Note that £15,000 in tax-free savings a year, even averagely invested, should end up enough to fund most retirements (do it for 20 years, compound it at 5% and you’ll have well over half a million pounds).
If you haven’t got an LTA problem, perhaps you are relatively close to retirement or haven’t got far with your saving yet, you can pile money into your pension with more confidence than you could a few days ago (knowing you will have full long-term control over your own money makes a real difference).
If you have already retired and entered drawdown, note that in the interim before the new system comes into place, there is to be a relaxation on the capped and flexible drawdown rules, although you can only ask to have your drawdown income raised on the next anniversary of the setting up of your scheme.

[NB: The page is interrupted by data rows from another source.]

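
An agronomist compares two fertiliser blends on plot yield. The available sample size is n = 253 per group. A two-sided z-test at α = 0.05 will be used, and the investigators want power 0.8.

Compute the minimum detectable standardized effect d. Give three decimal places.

Required noncentrality: δ = z_{0.025} + z_{0.20} = 1.960 + 0.842 = 2.802.
(Lower-tail contribution to power is negligible for δ > 0.)
δ = d·√(n/2) ⇒ d = δ/√(n/2) = 2.802/√(253/2) = 0.2491.

d ≈ 0.249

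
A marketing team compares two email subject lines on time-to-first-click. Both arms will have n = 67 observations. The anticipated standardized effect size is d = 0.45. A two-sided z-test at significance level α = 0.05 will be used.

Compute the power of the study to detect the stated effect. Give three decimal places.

Noncentrality parameter: δ = d·√(n/2) = 0.45 × √(67/2) = 2.6046
Two-sided α = 0.05 → critical value z_{0.025} = 1.960.
Power = Φ(δ − 1.960) + Φ(−δ − 1.960) = Φ(0.645) + Φ(-4.565) = 0.7404 + 0.0000 = 0.7404.

Power ≈ 0.740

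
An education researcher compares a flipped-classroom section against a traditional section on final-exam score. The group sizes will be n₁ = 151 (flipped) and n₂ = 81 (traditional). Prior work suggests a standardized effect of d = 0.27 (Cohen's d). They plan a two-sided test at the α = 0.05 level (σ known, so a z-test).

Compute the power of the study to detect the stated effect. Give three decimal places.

Power ≈ 0.500

Noncentrality parameter: δ = d / √(1/n₁ + 1/n₂) = 0.27 / √(1/151 + 1/81) = 1.9604
Critical value for a two-sided test at α = 0.05: z_{α/2} = 1.960.
Power = Φ(δ − 1.960) + Φ(−δ − 1.960) = Φ(0.000) + Φ(-3.920) = 0.5002 + 0.0000 = 0.5002.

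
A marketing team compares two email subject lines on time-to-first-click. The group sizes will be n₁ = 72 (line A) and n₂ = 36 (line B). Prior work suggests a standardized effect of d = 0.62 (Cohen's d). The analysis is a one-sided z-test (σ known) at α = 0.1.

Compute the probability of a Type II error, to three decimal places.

Noncentrality parameter: δ = d / √(1/n₁ + 1/n₂) = 0.62 / √(1/72 + 1/36) = 3.0374
Critical value for a one-sided test at α = 0.1: z_α = 1.282.
Power = P(Z > 1.282 − δ) = Φ(1.756) = 0.9604.
Type II error: β = 1 − power = 1 − 0.9604 = 0.0396.

β ≈ 0.040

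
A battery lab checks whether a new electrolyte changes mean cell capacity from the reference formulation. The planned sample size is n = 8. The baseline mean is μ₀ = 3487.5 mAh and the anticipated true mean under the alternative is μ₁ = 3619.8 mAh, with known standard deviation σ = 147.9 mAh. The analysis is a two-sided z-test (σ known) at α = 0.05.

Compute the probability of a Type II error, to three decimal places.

Standardized effect: d = |μ₁ − μ₀| / σ = |3619.8 − 3487.5| / 147.9 = 0.8945
Noncentrality parameter: δ = d·√n = 0.8945 × √8 = 2.5301
Critical value for a two-sided test at α = 0.05: z_{α/2} = 1.960.
Power = Φ(δ − 1.960) + Φ(−δ − 1.960) = Φ(0.570) + Φ(-4.490) = 0.7157 + 0.0000 = 0.7157.
Type II error: β = 1 − power = 1 − 0.7157 = 0.2843.

β ≈ 0.284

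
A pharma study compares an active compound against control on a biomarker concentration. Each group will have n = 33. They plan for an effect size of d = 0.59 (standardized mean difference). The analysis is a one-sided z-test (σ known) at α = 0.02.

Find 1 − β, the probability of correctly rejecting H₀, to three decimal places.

Noncentrality parameter: δ = d·√(n/2) = 0.59 × √(33/2) = 2.3966
Critical value for a one-sided test at α = 0.02: z_α = 2.054.
Power = Φ(δ − 2.054) = Φ(0.343) = 0.6341.

Power ≈ 0.634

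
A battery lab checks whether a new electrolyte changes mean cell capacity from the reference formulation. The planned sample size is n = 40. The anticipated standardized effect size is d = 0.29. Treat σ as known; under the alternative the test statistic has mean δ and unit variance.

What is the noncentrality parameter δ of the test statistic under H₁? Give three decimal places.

δ = d·√n = 0.29 × √40 = 1.8341

δ ≈ 1.834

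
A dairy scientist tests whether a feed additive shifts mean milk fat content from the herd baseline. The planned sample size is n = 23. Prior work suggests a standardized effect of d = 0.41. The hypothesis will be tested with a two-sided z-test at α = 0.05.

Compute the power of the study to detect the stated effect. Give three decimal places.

Power ≈ 0.503

Noncentrality parameter: λ = d·√n = 0.41 × √23 = 1.9663
Two-sided α = 0.05 → critical value z_{0.025} = 1.960.
Power = Φ(λ − 1.960) + Φ(−λ − 1.960) = Φ(0.006) + Φ(-3.926) = 0.5025 + 0.0000 = 0.5026.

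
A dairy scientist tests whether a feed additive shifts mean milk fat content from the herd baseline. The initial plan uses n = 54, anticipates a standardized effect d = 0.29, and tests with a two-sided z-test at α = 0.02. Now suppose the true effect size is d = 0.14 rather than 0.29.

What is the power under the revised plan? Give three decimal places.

Power ≈ 0.098

With d = 0.14: δ = d·√n = 0.14 × √54 = 1.0288. Critical value z_{0.01} = 2.326.
Revised power = Φ(δ − 2.326) + Φ(−δ − 2.326) = Φ(-1.298) + Φ(-3.355) = 0.0972 + 0.0004 = 0.0976.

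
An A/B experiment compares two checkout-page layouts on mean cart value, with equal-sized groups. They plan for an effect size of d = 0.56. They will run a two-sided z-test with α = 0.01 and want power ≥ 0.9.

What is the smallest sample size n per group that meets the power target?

n = 95 per group

For power 0.9 need Φ(δ − z_{0.005}) = 0.9, so δ = z_{0.005} + z_{0.10} = 2.576 + 1.282 = 3.857.
(Ignoring the negligible lower-tail rejection probability gives the usual closed-form inversion.)
δ = d·√(n/2) ⇒ n = 2(δ/d)² = 2 × (3.857 / 0.56)² = 94.89.
Rounding up, n = 95 per group.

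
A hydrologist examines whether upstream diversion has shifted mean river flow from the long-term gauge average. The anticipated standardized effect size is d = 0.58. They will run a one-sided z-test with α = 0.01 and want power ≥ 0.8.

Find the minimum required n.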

That’s good news and means that, realistically, you need do nothing except look forward to the day (not far off) when the whole idea of drawdown limits disappears.
If you are about to retire and are thinking about taking an annuity, don’t. You are probably better off either delaying or entering drawdown. Annuities won’t disappear completely, but if you really want one (and in theory, there are endless good reasons to have one), I suspect you’ll find that next year’s deals are rather better than this year’s.
The real question this week, however, is not for those in drawdown, but for those who have already bought an annuity. That’s 5.2 million people since the turn of the century, many of whom will have locked themselves into stunningly low-rate products.
Is there any way out for this huge (and presumably very, very irritated) group? If you have bought in the last 30 days, you are OK. You are still in the cooling off period most insurers have in their contracts. Call now and ask about cancelling. LV and MGM Advantage have both extended their cooling off periods to 60 days so you may have a chance there too.
The Sunday Times also reports that NFU Mutual is promising to refund anyone who bought as far back as 19 January, and Standard Life has set a date of 13 February.
Aviva has also said it will “look at cases” of relatively recent purchases. Otherwise, you can only hope. Dan Hyde, writing in The Telegraph, calls for an “amnesty” under which anyone who has bought in the very low-rate environment of the last three years should be able to ask for their money back from their insurer.
But given that annuities are private contracts between the insurer and the client, it is hard to see how the government could make that happen, even if it wanted to. Governments can change legislation, but they shouldn’t be able to demand retrospective change to individual private contracts.